The proteome profiles of ten sampling sites in the NW and NE coasts of the Iberian Peninsula were analyzed after two and a half years after the Prestige’s oil spill, and the values of the PES selected by ANOVA, FDR, and PCA recorded.

Therefore, spots in the master gel from the field experiment were matched to the master gel from the laboratory exposure group. Furthermore, the 40 gels from the field experiment were manually checked. If any of the 141 selected spots had not been matched previously, the matching was performed. Vol% values of these 141 spots from each sampling site were plotted in the PCA (Figure 3). It was observed that all the stations were placed closer to the WF group than to the K or FF groups. In particular, following the separation of groups by the first component, several groups were found closer to the FF: three samples from Arrigunaga (Figure 3B), two samples from Gorliz and Mundaka (Figure 3C and D), one sample from Camelle (Figure 3G), all the samples from Caldebarcos (Figure 3H), and three samples from Sao Bartolomeu (Figure 3J). None of the groups was closer to the K group in the first component separation. Moreover, all the groups were closer to the WF following the separation by the second component. It is worth mentioning that mussels for the laboratory experiment were collected from Mundaka in September 2005. Mundaka is considered a relatively clean sampling site (Orbea and Cajaraville, 2006). But our data showed that samples collected in Mundaka in July 2005 were clustered around the samples exposed to the WF. As it was mentioned before, owing to the scarce amount of data, no strong model was obtained in this study, so it could not be concluded whether Mundaka was polluted or not. Nevertheless, with this study it was meant to show that, in the hypothetical case when a strong model was obtained from laboratory exposure experiments, that model could be used to classify the data from field experiments, and thereby, give information about the health status of mussels.

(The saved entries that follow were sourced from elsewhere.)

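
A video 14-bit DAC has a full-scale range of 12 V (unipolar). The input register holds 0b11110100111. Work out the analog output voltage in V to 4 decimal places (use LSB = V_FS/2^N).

LSB = 12 V / 2^14 = 0.732 mV.
Code 0b11110100111 = 1959 decimal.
V_out = 0 + 1959 × 0.000732422 V = 1.43481 V.

1.4348 V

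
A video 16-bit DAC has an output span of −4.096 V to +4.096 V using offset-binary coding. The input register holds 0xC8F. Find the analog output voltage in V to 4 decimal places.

-3.6941 V

LSB = 8.192 V / 2^16 = 125.00 µV.
Code 0xC8F = 3215 decimal.
V_out = (−4.096) + 3215 × 0.000125 V = -3.69413 V.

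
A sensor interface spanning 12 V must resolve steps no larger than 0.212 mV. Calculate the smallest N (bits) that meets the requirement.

16 bits

Number of steps required ≥ 12 V / 0.212 mV = 56603.77.
Need 2^N ≥ 56603.77; 2^15 = 32768, 2^16 = 65536.
Minimum N = 16.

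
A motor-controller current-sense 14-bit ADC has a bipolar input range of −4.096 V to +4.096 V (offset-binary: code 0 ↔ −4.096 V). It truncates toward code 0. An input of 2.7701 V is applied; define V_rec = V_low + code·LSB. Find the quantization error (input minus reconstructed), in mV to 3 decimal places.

One LSB is 8.192 V / 16384 = 0.500 mV.
(2.7701 − (−4.096))/0.0005 = 13732.2000; ⌊·⌋ gives code 13732.
V_rec = (−4.096) + 13732·0.0005 = 2.77 V.
V_in − V_rec = 0.0001 V = 0.100 mV.

0.100 mV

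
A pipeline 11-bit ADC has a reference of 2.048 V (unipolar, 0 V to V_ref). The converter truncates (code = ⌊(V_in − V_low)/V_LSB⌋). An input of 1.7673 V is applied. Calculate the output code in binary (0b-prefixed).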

As a conclusion, applying our proteomics approach to the study of mussels exposed to WF and FF, and to non-exposed mussels, these groups were separated by PCA based on a set of spots forming a PES obtained by ANOVA and FDR analyses. In this study, we did not try to obtain a model that can predict sources of fuel oil pollution since our data set was too small, and we did not have an external data set for cross-validating a possible model. But, in the future, that set of 141 spots could be used to build and validate a robust model to use it with classification purposes. As an example of how this model could be used in the future, the same set of protein spots was used to group samples collected at ten sampling sites along the NW and NE coasts of the Iberian Peninsula two and a half years after the Prestige’s oil spill. These samples were grouped closer to the WF, rather than to the K or FF. This application would be valuable for classifying data based on an oil pollution model, but it would not detect other sources of pollution; for that purpose, models for different pollutants or mixtures of them will have to be built based on a combination of univariate and multivariate analyses. These kinds of models would take into account the orchestrated changes among proteins, and not fluctuations in individual proteins, as is the case when univariate analyses alone are applied. We believe that the development and validation of models that can predict sources of pollution based on protein expression signatures will be an important step towards robust methods for marine pollution biomonitoring in the near future. Moreover, these protein expression signatures will not be affected by biotic and abiotic factors as much as single parameter biomarkers could be influenced. The characteristics of the method hereby applied are the simplicity of the experimental procedure, the possibility to high-throughput, the low experimental and ecological (number of samples needed) costs, and the possibility of, at a glance, screening the global response to pollution.